Figure 2.. Results and comparison of 16 fine-mapping analyses conducted.
The barplot displays the number of SNPs fine-mapped with PIP > 0.5 and part of a 95% credible set on the y-axis and each fine-mapping analysis on the x-axis. The black bordered bars indicate the number of SNPs fine-mapped with PIP > 0.95 and part of a 95% credible set. Each analysis is named according to [LD option]_[fine-mapping method]. The heatmap displays the Jaccard Index of concordance between each pair of fine-mapping analyses, calculated based on SNPs with PIP > 0.5 and part of a 95% credible set. Jaccard Indices ranged from 0.25 and 1, with a mean Jaccard Index of 0.54 (SD = 0.20).
Figure 3.
Figure 3.. Plot of union consensus SNPs across all 16 fine-mapping analyses, including different LD options and fine-mapping methods.

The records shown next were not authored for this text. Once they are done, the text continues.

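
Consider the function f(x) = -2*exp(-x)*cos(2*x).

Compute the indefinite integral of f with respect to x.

F(x) = -4*exp(-x)*sin(2*x)/5 + 2*exp(-x)*cos(2*x)/5 + C

Whatever form F(x) takes, F'(x) = f(x) is non-negotiable.
Check: d/dx[-4*exp(-x)*sin(2*x)/5 + 2*exp(-x)*cos(2*x)/5] = -2*exp(-x)*cos(2*x) = f(x).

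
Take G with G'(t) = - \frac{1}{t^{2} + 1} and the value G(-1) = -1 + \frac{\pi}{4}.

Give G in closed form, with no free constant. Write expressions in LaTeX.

Check a candidate G(t) by differentiating: d/dt[G] must match the given G'(t).
A general antiderivative is - \operatorname{atan}{\left(t \right)} + C.
The condition gives C = -1 + \frac{\pi}{4} - (\frac{\pi}{4}) = -1.
So G(t) = - \operatorname{atan}{\left(t \right)} - 1.
Check: d/dt[- \operatorname{atan}{\left(t \right)} - 1] = - \frac{1}{t^{2} + 1} = G'(t).

G(t) = - \operatorname{atan}{\left(t \right)} - 1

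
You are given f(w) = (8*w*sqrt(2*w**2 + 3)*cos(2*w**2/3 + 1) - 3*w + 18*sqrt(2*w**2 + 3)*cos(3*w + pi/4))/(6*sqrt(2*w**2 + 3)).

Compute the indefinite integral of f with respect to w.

For F(w) to be correct the identity F'(w) - f(w) = 0 must hold.
Check: d/dw[-sqrt(2*w**2 + 3)/4 + sin(3*w + pi/4) + sin(2*w**2/3 + 1)] = (8*w*sqrt(2*w**2 + 3)*cos(2*w**2/3 + 1) - 3*w + 18*sqrt(2*w**2 + 3)*cos(3*w + pi/4))/(6*sqrt(2*w**2 + 3)) = f(w).

F(w) = -sqrt(2*w**2 + 3)/4 + sin(3*w + pi/4) + sin(2*w**2/3 + 1) + C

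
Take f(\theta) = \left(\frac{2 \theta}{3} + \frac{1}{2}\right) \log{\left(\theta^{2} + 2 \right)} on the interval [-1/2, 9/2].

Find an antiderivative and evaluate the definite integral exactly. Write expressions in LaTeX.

A first test for any F(\theta): its \theta-derivative must equal f(\theta) identically.
F(\theta) = - \frac{\theta^{2}}{3} - \theta + \left(\frac{\theta^{2}}{3} + \frac{\theta}{2}\right) \log{\left(\theta^{2} + 2 \right)} + \frac{2 \log{\left(\theta^{2} + 2 \right)}}{3} + \sqrt{2} \operatorname{atan}{\left(\frac{\sqrt{2} \theta}{2} \right)} is an antiderivative of f.
Check: d/d\theta[- \frac{\theta^{2}}{3} - \theta + \left(\frac{\theta^{2}}{3} + \frac{\theta}{2}\right) \log{\left(\theta^{2} + 2 \right)} + \frac{2 \log{\left(\theta^{2} + 2 \right)}}{3} + \sqrt{2} \operatorname{atan}{\left(\frac{\sqrt{2} \theta}{2} \right)}] = \frac{2 \theta \log{\left(\theta^{2} + 2 \right)}}{3} + \frac{\log{\left(\theta^{2} + 2 \right)}}{2}, which equals f(\theta).
F(9/2) = - \frac{45}{4} + \sqrt{2} \operatorname{atan}{\left(\frac{9 \sqrt{2}}{4} \right)} + \frac{29 \log{\left(\frac{89}{4} \right)}}{3}; F(-1/2) = - \sqrt{2} \operatorname{atan}{\left(\frac{\sqrt{2}}{4} \right)} + \frac{\log{\left(\frac{9}{4} \right)}}{2} + \frac{5}{12}.
Integral = F(9/2) - F(-1/2) = - \frac{35}{3} - \frac{\log{\left(\frac{9}{4} \right)}}{2} + \sqrt{2} \operatorname{atan}{\left(\frac{\sqrt{2}}{4} \right)} + \sqrt{2} \operatorname{atan}{\left(\frac{9 \sqrt{2}}{4} \right)} + \frac{29 \log{\left(\frac{89}{4} \right)}}{3}.

Antiderivative: F(\theta) = - \frac{\theta^{2}}{3} - \theta + \left(\frac{\theta^{2}}{3} + \frac{\theta}{2}\right) \log{\left(\theta^{2} + 2 \right)} + \frac{2 \log{\left(\theta^{2} + 2 \right)}}{3} + \sqrt{2} \operatorname{atan}{\left(\frac{\sqrt{2} \theta}{2} \right)}; value = - \frac{35}{3} - \frac{\log{\left(\frac{9}{4} \right)}}{2} + \sqrt{2} \operatorname{atan}{\left(\frac{\sqrt{2}}{4} \right)} + \sqrt{2} \operatorname{atan}{\left(\frac{9 \sqrt{2}}{4} \right)} + \frac{29 \log{\left(\frac{89}{4} \right)}}{3}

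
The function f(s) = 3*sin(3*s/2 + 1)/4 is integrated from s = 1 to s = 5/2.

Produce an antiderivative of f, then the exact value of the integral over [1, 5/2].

Any candidate F(s) must reproduce f(s) exactly when differentiated.
F(s) = -cos(3*s/2 + 1)/2 is an antiderivative of f.
Check: d/ds[-cos(3*s/2 + 1)/2] = 3*sin(3*s/2 + 1)/4 = f(s).
F(5/2) = -cos(19/4)/2; F(1) = -cos(5/2)/2.
Integral = F(5/2) - F(1) = cos(5/2)/2 - cos(19/4)/2.

Antiderivative: F(s) = -cos(3*s/2 + 1)/2; value = cos(5/2)/2 - cos(19/4)/2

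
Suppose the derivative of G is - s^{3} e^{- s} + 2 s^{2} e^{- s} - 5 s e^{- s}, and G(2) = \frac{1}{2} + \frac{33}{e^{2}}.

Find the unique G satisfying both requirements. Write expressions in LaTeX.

G'(s) has the shape u'v + uv' for u = s^{3} + s^{2} + 7 s + 7 and v = e^{- s} — it is the derivative of the product u*v.
A general antiderivative is \left(s^{3} + s^{2} + 7 s + 7\right) e^{- s} + C.
The condition gives C = \frac{1}{2} + \frac{33}{e^{2}} - (\frac{33}{e^{2}}) = \frac{1}{2}.
So G(s) = \frac{\left(2 s^{3} + 2 s^{2} + 14 s + e^{s} + 14\right) e^{- s}}{2}.
Check: d/ds[\frac{\left(2 s^{3} + 2 s^{2} + 14 s + e^{s} + 14\right) e^{- s}}{2}] = \left(- s^{3} + 2 s^{2} - 5 s\right) e^{- s}, which equals G'(s).

G(s) = \frac{\left(2 s^{3} + 2 s^{2} + 14 s + e^{s} + 14\right) e^{- s}}{2}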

The color of the points corresponds to the LD option used: UK Biobank (pink), Haplotype Reference Consortium (blue), in-sample LD (purple) and no LD (single variant fine-mapping) (grey). Circles indicate statistical fine-mapping methods and squares indicate functional fine-mapping methods. Small shapes denote SNPs with PIP between 0.50 and 0.90, while large shapes denote SNPs with PIP above 0.95. On the y axis, the genome-wide significant locus names, as defined in the origins GWAS paper, are in parenthesis after each SNP. On the x-axis, analyses are named according to [LD option] [fine-mapping method].
Figure 4.
Figure 4.. Summary of analyses performed to link each fine-mapped SNP to the relevant gene(s).

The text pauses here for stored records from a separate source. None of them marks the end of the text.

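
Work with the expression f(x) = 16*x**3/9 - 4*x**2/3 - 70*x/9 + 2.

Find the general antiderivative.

f matches the chain-rule pattern g'(h)*h' with inner function h(x) = -2*x**2/3 + x/3 + 3; substituting u = h(x) collapses the integral.
Check: d/dx[(2*x**2 - x - 9)**2/9] = 16*x**3/9 - 4*x**2/3 - 70*x/9 + 2 = f(x).

F(x) = (2*x**2 - x - 9)**2/9 + C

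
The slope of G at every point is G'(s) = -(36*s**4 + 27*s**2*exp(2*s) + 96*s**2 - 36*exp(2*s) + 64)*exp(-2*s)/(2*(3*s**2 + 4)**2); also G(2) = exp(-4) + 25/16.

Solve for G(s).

A candidate passes only if d/ds[G] lands on the given G'(s) exactly.
A general antiderivative is 3*s/(2*(s**2 + 4/3)) + exp(-2*s) + C.
The condition gives C = exp(-4) + 25/16 - (exp(-4) + 9/16) = 1.
So G(s) = 3*s/(2*(s**2 + 4/3)) + 1 + exp(-2*s).
Check: d/ds[3*s/(2*(s**2 + 4/3)) + 1 + exp(-2*s)] = (-36*s**4 - 27*s**2*exp(2*s) - 96*s**2 + 36*exp(2*s) - 64)/(18*s**4*exp(2*s) + 48*s**2*exp(2*s) + 32*exp(2*s)), which equals G'(s).

G(s) = 3*s/(2*(s**2 + 4/3)) + 1 + exp(-2*s)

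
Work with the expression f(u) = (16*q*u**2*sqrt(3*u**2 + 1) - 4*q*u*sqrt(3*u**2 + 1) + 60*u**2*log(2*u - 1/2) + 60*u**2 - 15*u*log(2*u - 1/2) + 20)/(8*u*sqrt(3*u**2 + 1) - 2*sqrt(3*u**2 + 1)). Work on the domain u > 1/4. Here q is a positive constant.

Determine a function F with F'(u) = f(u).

An antiderivative is F(u) = (2*q*u**2 + 5*sqrt(3*u**2 + 1)*log(2*u - 1/2))/2.

A first test for any F(u): its u-derivative must equal f(u) identically.
Check: d/du[(2*q*u**2 + 5*sqrt(3*u**2 + 1)*log(2*u - 1/2))/2] = (16*q*u**2*sqrt(3*u**2 + 1) - 4*q*u*sqrt(3*u**2 + 1) + 60*u**2*log(2*u - 1/2) + 60*u**2 - 15*u*log(2*u - 1/2) + 20)/(8*u*sqrt(3*u**2 + 1) - 2*sqrt(3*u**2 + 1)) = f(u).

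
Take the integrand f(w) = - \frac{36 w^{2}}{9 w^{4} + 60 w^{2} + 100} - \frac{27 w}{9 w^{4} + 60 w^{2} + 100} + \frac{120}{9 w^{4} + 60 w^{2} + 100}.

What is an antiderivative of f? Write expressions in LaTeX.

Recognize the product-rule pattern: f = u'v + uv' with u = \frac{1}{\frac{w^{2}}{2} + \frac{5}{3}}, v = 2 w + \frac{3}{4}, so integration by parts undoes it.
Check: d/dw[\frac{3 \left(8 w + 3\right)}{2 \left(3 w^{2} + 10\right)}] = \frac{- 36 w^{2} - 27 w + 120}{9 w^{4} + 60 w^{2} + 100}, which equals f(w).

An antiderivative is F(w) = \frac{3 \left(8 w + 3\right)}{2 \left(3 w^{2} + 10\right)}.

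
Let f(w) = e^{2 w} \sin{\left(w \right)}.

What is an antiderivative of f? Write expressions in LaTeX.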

The y-axis shows the 17 union consensus SNPs and the name of the corresponding genome-wide significant locus (as defined in the original GWAS). On the x-axis, the columns depict the results of 8 analyses performed to link the fine-mapped SNPs to the relevant gene(s). The analysis method and the dataset used are labeled above and below the figure respectively. Colored cells denote significant results and the relevant gene names are printed within each cell. For fine-mapped SNPs located in active enhancers, the relevant genes were obtained using data on PLAC-seq interactions with gene promoters. A colored cell includes no gene name when there was no known interaction between the enhancer and a promoter, or when the methylation probe was not annotated to any gene. Empty cells are those with non-significant results, or where the SNP was not present in the dataset used.
Figure 5.
Figure 5.. Phenotypic variance in BD explained by standard PRS (PRS-CS) and fine-mapping-informed PRS (SuSiE+PRS-CS and PolyPred-P) in target cohorts of diverse genetic ancestries.

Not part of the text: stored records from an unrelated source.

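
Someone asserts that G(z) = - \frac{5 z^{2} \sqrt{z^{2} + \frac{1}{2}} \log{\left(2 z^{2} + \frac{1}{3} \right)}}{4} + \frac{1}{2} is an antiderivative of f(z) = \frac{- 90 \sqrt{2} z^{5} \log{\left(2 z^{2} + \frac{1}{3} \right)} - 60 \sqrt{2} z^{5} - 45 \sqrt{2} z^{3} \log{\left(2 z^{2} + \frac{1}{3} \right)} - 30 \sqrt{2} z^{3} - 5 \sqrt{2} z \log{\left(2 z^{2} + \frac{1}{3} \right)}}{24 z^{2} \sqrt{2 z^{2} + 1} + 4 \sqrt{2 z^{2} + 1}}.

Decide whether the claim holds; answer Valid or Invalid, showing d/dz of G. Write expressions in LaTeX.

Valid - the claim checks out under differentiation.

d/dz[G] = \frac{- 90 \sqrt{2} z^{5} \log{\left(2 z^{2} + \frac{1}{3} \right)} - 60 \sqrt{2} z^{5} - 45 \sqrt{2} z^{3} \log{\left(2 z^{2} + \frac{1}{3} \right)} - 30 \sqrt{2} z^{3} - 5 \sqrt{2} z \log{\left(2 z^{2} + \frac{1}{3} \right)}}{24 z^{2} \sqrt{2 z^{2} + 1} + 4 \sqrt{2 z^{2} + 1}}
This equals f(z) exactly, so the claim holds.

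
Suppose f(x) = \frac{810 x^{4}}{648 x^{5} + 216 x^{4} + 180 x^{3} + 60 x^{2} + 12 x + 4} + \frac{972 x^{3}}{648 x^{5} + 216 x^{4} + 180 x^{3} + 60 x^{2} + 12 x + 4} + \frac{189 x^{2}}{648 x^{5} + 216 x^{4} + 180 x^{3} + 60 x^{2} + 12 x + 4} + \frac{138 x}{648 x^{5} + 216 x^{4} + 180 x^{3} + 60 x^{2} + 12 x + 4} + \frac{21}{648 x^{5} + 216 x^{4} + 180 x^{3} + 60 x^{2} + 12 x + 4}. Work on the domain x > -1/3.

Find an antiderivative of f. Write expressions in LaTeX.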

The x-axis displays the target cohorts, grouped by genetic ancestry, and the PRS method used. The name of each cohort and the number of BD cases and controls is shown below each barplot. The y-axis shows the percentage variance explained on the liability scale, assuming a 2% population prevalence of BD. Error bars represent 95% confidence intervals on the variance explained. P-values for the association of PRS with case versus control status are printed on top of each bar. Significant P-values (P < 0.05) for the test of difference in variance explained by the fine-mapping informed PRS versus PRS-CS are provided above the horizontal lines.